Os ventos ocultos da energia eólica
1‒ Breve história das turbinas eólicas
O aproveitamento da energia eólica remonta aos primórdios da humanidade, mas só no final do século XX se tornou, para o vigente sistema económico, competitivo como forma de produzir electricidade 1.
A partir de 1995 e até ao corrente ano de 2014 2 deu-se a instalação maciça de aproveitamentos eólicos devido à conjugação, por um lado, do aumento do consumo energético com o esgotamento dos combustíveis fósseis e consequente aumento do preço da energia, e, por outro, da consciencialização para as alterações climáticas materializada no Protocolo de Quioto, que determina limites para as emissões de gases com efeito de estufa. Este cenário favoreceu os recentes desenvolvimentos e a expansão dos parques eólicos, que hoje já pesam 10% na electricidade europeia 3, estimando-se que venham a pesar 20% em 2030.
A maioria destes empreendimentos está localizada nas cumeadas florestais. Juntam-se aqui as condições ideais: baixo valor monetário dos terrenos, vento abundante e afastamento das populações. Mas, em contrapartida, altera-se a paisagem natural para um cenário industrializado e invadem-se os últimos redutos da vida selvagem. A avifauna mais ameaçada, como as águias, grifos, corvos, cegonhas ou morcegos, fica particularmente exposta a este perigo inusitado.
Segundo inúmeros estudos de monitorização, as turbinas eólicas são comprovadamente nefastas para os habitats protegidos. Está demonstrado que a mortandade é uma consequência de as turbinas serem colocadas nos habitats avifaunísticos de nidificação, repouso, caça ou como barreira nas rotas habituais. Como os cumes das serras já eram irresistíveis para os empresários e políticos, a investigação académica 4 e a indústria 5 reforçaram esta tendência. A pesquisa e o desenvolvimento de soluções fora-de-costa têm provocado problemas ainda mais graves 6 e as soluções tendentes à implantação de eólicas em ambientes industriais ou de baixa pressão urbana não passam de pequenos devaneios de ordem estética 7. No entanto, estas seriam as localizações mais adequadas, tendo em conta os impactos geológicos e geomorfológico nos recursos hídricos, na ocupação e capacidade de uso do solo, na flora, fauna e biótopos, na paisagem, no ambiente sonoro, sem incumprir os instrumentos de ordenamento territorial nem destruir o património e, de maneira geral, sem aumentar a pegada humana no planeta.

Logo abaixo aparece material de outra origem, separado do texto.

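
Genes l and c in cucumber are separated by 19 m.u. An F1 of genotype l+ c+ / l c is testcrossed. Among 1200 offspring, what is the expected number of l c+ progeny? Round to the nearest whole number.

114

A map distance of 19 m.u. corresponds to a recombination frequency of 0.190.
The F1 is l+ c+ / l c, so l c+ is a recombinant gamete class with expected frequency r/2 = 0.190/2 = 0.0950.
Expected number = 0.0950 × 1200 = 114.00 ≈ 114.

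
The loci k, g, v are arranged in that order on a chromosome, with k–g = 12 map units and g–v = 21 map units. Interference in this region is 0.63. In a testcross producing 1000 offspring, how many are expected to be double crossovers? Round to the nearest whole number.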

E assim se chegou à situação actual: os aerogeradores parecem uma boa ideia e são apontados como tendo o mais curto retorno da energia despendida e o menor impacto ambiental 8 face a qualquer outra opção. No entanto, a sua implementação tem-se revelado desastrosa para a natureza: mortandade directa da avifauna por choque ou por barotrauma (hemorragias internas provocadas pelas ondas de pressão), efeito barreira, perda e fragmentação de habitats, alteração dos padrões migratórios, redução do número de aves, diminuição da reprodução, maior intrusão humana com impactos na fauna e flora e impactos cumulativos das suas linhas de alta tensão 9.
2 ‒ A situação de ilegalidade actual
Avisa-se desde já que estamos a entrar num território sem lei. Em primeiro lugar, por estarmos a falar da mudança do paradigma energético de base fóssil para o renovável, ou seja, o fim do motor de combustão e a emergência do rotor elétrico 10. Além disso, até agora não se impunha discutir o direito de propriedade do vento ou do sol. Mas a partir do momento em que estes se tornam bens valorizados, passa a haver discussão sobre a sua posse. Esta mudança levanta questões legais imprevistas, por onde circulam os poderosos grupos do sector energético.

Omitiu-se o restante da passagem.